Meet Jean Willio, a 17-month-old boy who lives in Haiti with his parents and seven older siblings. Jean Willio's two favorite pastimes are playing with his older siblings and enjoying music. His parents are both farmers. Our medical partner, Haiti Cardiac Alliance (HCA) shares, "Jean Willio was born with a cardiac condition called patent ductus arteriosus, in which a hole in the heart which normally closes shortly after birth, remains open." As a result of his heart condition, "blood leaks through this hole without passing through the lungs to obtain oxygen." Without treatment, Jean Willio will remain sickly and weak. Jean Willio's family cannot afford the $1,500 surgery he needs to restore blood flow to his heart. Fortunately, we can help. After the surgery, "he should not have any further cardiac symptoms," says HCA. "We have made many trips to the hospital with our son," Jean Willio's father shares. "We are very happy his heart can be fixed so we don't have to do that anymore."

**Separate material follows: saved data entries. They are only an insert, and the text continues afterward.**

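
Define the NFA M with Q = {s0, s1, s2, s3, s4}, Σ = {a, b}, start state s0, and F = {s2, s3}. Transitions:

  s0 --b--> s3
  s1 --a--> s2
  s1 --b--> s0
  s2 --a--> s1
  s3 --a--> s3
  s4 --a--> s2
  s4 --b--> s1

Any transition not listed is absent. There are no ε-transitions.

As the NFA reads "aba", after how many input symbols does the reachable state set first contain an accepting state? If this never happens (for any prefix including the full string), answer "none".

Start in {s0}.
Read 'a': {s0} → ∅.
The set is empty and remains empty for the remaining 2 symbols.
No reachable set along the way intersects F.

none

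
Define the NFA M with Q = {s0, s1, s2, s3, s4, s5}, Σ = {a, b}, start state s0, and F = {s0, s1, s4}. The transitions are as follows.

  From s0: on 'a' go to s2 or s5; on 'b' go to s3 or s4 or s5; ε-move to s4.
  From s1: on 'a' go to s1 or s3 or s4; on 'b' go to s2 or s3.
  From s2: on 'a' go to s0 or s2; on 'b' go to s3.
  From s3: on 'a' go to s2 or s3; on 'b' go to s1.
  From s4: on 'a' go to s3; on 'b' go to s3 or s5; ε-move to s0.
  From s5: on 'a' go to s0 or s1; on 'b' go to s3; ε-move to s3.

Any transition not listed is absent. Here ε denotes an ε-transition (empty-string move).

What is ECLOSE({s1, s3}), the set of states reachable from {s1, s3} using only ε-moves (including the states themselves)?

{s1, s3}

Begin with {s1, s3}.
No ε-moves leave this set, so the closure equals the set itself.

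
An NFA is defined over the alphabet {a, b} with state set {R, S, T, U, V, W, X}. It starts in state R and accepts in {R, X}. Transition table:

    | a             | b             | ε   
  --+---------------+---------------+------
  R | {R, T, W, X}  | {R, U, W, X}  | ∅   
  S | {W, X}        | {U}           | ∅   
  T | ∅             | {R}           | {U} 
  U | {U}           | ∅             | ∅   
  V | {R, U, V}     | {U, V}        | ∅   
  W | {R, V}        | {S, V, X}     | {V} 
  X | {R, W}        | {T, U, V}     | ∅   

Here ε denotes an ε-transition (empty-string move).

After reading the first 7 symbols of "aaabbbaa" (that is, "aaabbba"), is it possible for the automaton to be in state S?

No

Start in {R}.
Read 'a': {R} → {R, T, U, V, W, X}.
Read 'a': {R, T, U, V, W, X} → {R, T, U, V, W, X}.
Read 'a': {R, T, U, V, W, X} → {R, T, U, V, W, X}.
Read 'b': {R, T, U, V, W, X} → {R, S, T, U, V, W, X}.
Read 'b': {R, S, T, U, V, W, X} → {R, S, T, U, V, W, X}.
Read 'b': {R, S, T, U, V, W, X} → {R, S, T, U, V, W, X}.
Read 'a': {R, S, T, U, V, W, X} → {R, T, U, V, W, X}.
State S is not in {R, T, U, V, W, X}.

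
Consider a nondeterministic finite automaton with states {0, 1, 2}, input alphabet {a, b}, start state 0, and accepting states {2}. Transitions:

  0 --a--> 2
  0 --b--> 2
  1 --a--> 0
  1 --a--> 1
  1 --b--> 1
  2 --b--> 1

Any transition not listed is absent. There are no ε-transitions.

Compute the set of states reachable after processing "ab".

{1}

Start in {0}.
Read 'a': 0→{2}; now {2}.
Read 'b': 2→{1}; now {1}.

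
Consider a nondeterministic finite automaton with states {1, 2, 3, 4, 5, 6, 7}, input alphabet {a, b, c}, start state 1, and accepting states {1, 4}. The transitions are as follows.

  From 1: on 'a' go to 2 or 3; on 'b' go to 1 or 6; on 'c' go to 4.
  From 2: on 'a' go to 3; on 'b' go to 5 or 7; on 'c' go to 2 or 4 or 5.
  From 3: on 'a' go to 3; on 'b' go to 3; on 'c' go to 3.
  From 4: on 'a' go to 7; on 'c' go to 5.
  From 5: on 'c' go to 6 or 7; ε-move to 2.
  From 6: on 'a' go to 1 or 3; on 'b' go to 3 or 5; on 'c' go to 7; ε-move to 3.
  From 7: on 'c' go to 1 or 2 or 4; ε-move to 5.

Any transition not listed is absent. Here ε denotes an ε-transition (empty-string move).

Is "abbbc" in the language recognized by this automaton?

Yes

Start in {1}.
Read 'a': 1→{2, 3}; now {2, 3}.
Read 'b': 2→{5, 7}, 3→{3}; union {3, 5, 7}; ε-closure = {2, 3, 5, 7}.
Read 'b': 2→{5, 7}, 3→{3}, 5→∅, 7→∅; union {3, 5, 7}; ε-closure = {2, 3, 5, 7}.
Read 'b': 2→{5, 7}, 3→{3}, 5→∅, 7→∅; union {3, 5, 7}; ε-closure = {2, 3, 5, 7}.
Read 'c': 2→{2, 4, 5}, 3→{3}, 5→{6, 7}, 7→{1, 2, 4}; now {1, 2, 3, 4, 5, 6, 7}.
The final set {1, 2, 3, 4, 5, 6, 7} contains the accepting states 1, 4.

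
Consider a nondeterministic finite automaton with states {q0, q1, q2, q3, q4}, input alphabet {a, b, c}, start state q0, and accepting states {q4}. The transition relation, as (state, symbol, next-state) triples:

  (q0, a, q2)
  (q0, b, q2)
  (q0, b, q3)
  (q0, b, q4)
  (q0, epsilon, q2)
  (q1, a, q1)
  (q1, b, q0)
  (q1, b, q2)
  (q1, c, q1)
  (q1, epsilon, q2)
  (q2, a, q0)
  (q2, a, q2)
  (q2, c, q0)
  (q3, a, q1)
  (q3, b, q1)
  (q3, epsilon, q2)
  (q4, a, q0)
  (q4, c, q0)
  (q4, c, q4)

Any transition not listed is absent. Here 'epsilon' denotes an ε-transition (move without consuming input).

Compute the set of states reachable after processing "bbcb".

{q0, q2, q3, q4}

Start: ε-closure({q0}) = {q0, q2}.
Read 'b': {q0, q2} → {q2, q3, q4}.
Read 'b': {q2, q3, q4} → {q1, q2}.
Read 'c': {q1, q2} → {q0, q1, q2}.
Read 'b': {q0, q1, q2} → {q0, q2, q3, q4}.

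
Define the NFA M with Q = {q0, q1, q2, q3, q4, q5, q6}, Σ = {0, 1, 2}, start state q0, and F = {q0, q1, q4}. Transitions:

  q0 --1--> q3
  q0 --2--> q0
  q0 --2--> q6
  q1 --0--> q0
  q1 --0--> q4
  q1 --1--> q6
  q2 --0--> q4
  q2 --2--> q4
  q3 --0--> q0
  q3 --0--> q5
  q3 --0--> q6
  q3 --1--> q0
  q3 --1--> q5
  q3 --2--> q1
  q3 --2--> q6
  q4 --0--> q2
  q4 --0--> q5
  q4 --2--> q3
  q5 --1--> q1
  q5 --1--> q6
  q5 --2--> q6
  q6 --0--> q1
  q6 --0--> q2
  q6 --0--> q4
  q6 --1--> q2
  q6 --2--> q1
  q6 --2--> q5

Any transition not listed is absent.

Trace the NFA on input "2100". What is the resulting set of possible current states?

Start in {q0}.
Read '2': {q0} → {q0, q6}.
Read '1': {q0, q6} → {q2, q3}.
Read '0': {q2, q3} → {q0, q4, q5, q6}.
Read '0': {q0, q4, q5, q6} → {q1, q2, q4, q5}.

{q1, q2, q4, q5}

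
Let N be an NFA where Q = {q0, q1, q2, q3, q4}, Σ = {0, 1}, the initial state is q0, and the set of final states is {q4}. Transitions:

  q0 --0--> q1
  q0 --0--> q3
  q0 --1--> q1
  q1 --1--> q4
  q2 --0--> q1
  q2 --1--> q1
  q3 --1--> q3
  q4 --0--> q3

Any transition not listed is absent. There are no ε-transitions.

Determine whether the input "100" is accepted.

No

Start in {q0}.
Read '1': q0→{q1}; now {q1}.
Read '0': q1→∅; now ∅.
The set is empty and remains empty for the remaining 1 symbol.
The final set ∅ contains no accepting state.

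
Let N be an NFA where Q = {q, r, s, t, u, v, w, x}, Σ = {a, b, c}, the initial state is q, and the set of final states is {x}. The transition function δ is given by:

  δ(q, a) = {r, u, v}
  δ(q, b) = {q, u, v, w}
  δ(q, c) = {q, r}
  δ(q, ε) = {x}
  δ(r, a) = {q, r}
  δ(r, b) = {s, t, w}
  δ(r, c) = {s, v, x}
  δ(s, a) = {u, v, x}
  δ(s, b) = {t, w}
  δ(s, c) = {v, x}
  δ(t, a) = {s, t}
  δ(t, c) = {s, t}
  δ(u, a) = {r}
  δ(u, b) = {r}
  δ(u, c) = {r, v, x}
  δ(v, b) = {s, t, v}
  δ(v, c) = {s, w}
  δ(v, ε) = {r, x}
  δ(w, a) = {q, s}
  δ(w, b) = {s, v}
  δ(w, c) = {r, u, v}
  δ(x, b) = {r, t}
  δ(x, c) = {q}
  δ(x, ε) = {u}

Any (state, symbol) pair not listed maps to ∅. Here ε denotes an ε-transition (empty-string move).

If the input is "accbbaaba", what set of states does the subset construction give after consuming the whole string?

Start: ε-closure({q}) = {q, u, x}.
Read 'a': {q, u, x} → {r, u, v, x}.
Read 'c': {r, u, v, x} → {q, r, s, u, v, w, x}.
Read 'c': {q, r, s, u, v, w, x} → {q, r, s, u, v, w, x}.
Read 'b': {q, r, s, u, v, w, x} → {q, r, s, t, u, v, w, x}.
Read 'b': {q, r, s, t, u, v, w, x} → {q, r, s, t, u, v, w, x}.
Read 'a': {q, r, s, t, u, v, w, x} → {q, r, s, t, u, v, x}.
Read 'a': {q, r, s, t, u, v, x} → {q, r, s, t, u, v, x}.
Read 'b': {q, r, s, t, u, v, x} → {q, r, s, t, u, v, w, x}.
Read 'a': {q, r, s, t, u, v, w, x} → {q, r, s, t, u, v, x}.

{q, r, s, t, u, v, x}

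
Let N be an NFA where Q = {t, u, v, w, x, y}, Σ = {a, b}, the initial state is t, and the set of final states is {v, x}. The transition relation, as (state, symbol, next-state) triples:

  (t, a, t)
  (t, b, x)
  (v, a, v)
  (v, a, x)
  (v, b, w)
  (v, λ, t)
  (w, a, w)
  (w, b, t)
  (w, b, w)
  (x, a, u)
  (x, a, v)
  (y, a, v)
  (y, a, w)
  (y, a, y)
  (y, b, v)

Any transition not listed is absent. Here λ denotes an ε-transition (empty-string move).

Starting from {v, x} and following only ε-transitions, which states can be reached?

Begin with {v, x}.
ε-move v → t; add t.

{t, v, x}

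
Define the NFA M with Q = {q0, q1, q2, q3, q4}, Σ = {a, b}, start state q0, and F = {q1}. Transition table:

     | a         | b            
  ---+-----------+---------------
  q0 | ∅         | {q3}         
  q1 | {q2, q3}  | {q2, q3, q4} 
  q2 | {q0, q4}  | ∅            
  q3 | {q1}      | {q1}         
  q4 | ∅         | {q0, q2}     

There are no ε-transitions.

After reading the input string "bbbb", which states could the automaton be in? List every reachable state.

{q0, q1, q2}

Start in {q0}.
Read 'b': {q0} → {q3}.
Read 'b': {q3} → {q1}.
Read 'b': {q1} → {q2, q3, q4}.
Read 'b': {q2, q3, q4} → {q0, q1, q2}.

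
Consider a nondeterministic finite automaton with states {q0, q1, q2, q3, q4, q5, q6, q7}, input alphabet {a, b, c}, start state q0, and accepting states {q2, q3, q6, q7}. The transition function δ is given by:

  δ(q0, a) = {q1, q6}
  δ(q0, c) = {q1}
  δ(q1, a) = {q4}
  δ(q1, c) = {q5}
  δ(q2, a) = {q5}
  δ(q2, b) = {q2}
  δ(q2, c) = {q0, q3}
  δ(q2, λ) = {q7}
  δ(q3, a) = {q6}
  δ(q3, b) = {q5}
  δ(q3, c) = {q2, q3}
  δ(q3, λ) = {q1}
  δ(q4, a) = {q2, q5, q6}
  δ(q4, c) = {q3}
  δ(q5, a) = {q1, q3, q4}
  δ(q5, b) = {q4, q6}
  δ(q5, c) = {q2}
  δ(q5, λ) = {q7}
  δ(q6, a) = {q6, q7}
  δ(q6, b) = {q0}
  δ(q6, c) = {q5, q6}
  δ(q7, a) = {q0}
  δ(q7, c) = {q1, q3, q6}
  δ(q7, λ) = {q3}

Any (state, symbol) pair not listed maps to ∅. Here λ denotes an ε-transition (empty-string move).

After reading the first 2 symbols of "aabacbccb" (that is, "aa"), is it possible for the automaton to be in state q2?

No

Start in {q0}.
Read 'a': q0→{q1, q6}; now {q1, q6}.
Read 'a': q1→{q4}, q6→{q6, q7}; union {q4, q6, q7}; ε-closure = {q1, q3, q4, q6, q7}.
State q2 is not in {q1, q3, q4, q6, q7}.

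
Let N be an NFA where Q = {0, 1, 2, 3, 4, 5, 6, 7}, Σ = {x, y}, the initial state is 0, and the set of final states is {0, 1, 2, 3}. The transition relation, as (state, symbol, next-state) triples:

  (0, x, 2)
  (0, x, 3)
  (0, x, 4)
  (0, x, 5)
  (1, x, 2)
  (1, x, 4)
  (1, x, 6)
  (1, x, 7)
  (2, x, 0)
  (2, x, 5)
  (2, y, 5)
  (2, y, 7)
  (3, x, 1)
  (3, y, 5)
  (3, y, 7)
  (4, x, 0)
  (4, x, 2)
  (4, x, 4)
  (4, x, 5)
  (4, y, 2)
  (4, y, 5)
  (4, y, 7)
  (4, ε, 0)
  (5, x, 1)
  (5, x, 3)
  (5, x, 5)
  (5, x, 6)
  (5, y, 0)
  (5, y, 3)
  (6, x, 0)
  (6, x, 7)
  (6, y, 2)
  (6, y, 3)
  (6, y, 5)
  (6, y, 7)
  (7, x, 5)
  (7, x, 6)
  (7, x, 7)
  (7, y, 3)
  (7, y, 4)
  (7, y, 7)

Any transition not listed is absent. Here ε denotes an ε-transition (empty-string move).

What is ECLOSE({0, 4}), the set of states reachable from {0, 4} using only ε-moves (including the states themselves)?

{0, 4}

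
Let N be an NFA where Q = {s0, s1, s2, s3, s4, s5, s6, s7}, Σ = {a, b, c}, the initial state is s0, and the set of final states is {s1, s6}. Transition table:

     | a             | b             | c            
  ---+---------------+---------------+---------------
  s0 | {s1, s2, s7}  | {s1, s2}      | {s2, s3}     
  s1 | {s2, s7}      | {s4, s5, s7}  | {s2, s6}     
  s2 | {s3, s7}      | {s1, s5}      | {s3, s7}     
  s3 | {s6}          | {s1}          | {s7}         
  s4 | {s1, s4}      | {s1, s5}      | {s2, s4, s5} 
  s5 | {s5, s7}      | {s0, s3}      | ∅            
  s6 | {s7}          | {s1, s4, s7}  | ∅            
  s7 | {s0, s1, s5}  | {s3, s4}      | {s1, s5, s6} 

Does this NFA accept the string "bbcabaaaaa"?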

Meet 23-month-old Olga from Guatemala, the youngest of five siblings. “Olga is an energetic little girl that loves to jump and dance when she hears music. She imitates her mom’s singing voice and pretends to cook with little plates and cups while her mom prepares meals for the family,” shares our medical partner, Wuqu’ Kawoq (WK). Olga has acute malnutrition, causing her to be far below the average height and weight for her age. “Her immune system is weakening, and she is showing signs of developmental delays. At almost two years old, she is only speaking 12 words, whereas children on a normal developmental trajectory speak approximately 50 words at that age,” reports WK. “We worry that without intervention, Olga will continue to fall away from the growth curve, and her immune system will continue to weaken, putting her at risk of acute illness,” continues WK. “Furthermore, without medical intervention and parental education, Olga will have a higher risk of suffering from the long term effects of malnutrition.” With $535 in funding, Olga can receive comprehensive treatment for malnutrition, which includes growth monitoring, medication, micronutrient, and food supplementation. Her mother will also receive nutrient education that will improve the health of their entire family. This treatment will allow Olga to recoup the height and weight, strengthen her immune system, and reduce the risk of long term effects strongly associated with malnutrition, such as diabetes and complications during pregnancy. “We are so happy to be a part of this program," shares Olga's mother. "Thank God for allowing you to find us and for wanting to help our Olga. We hope she will recuperate soon.”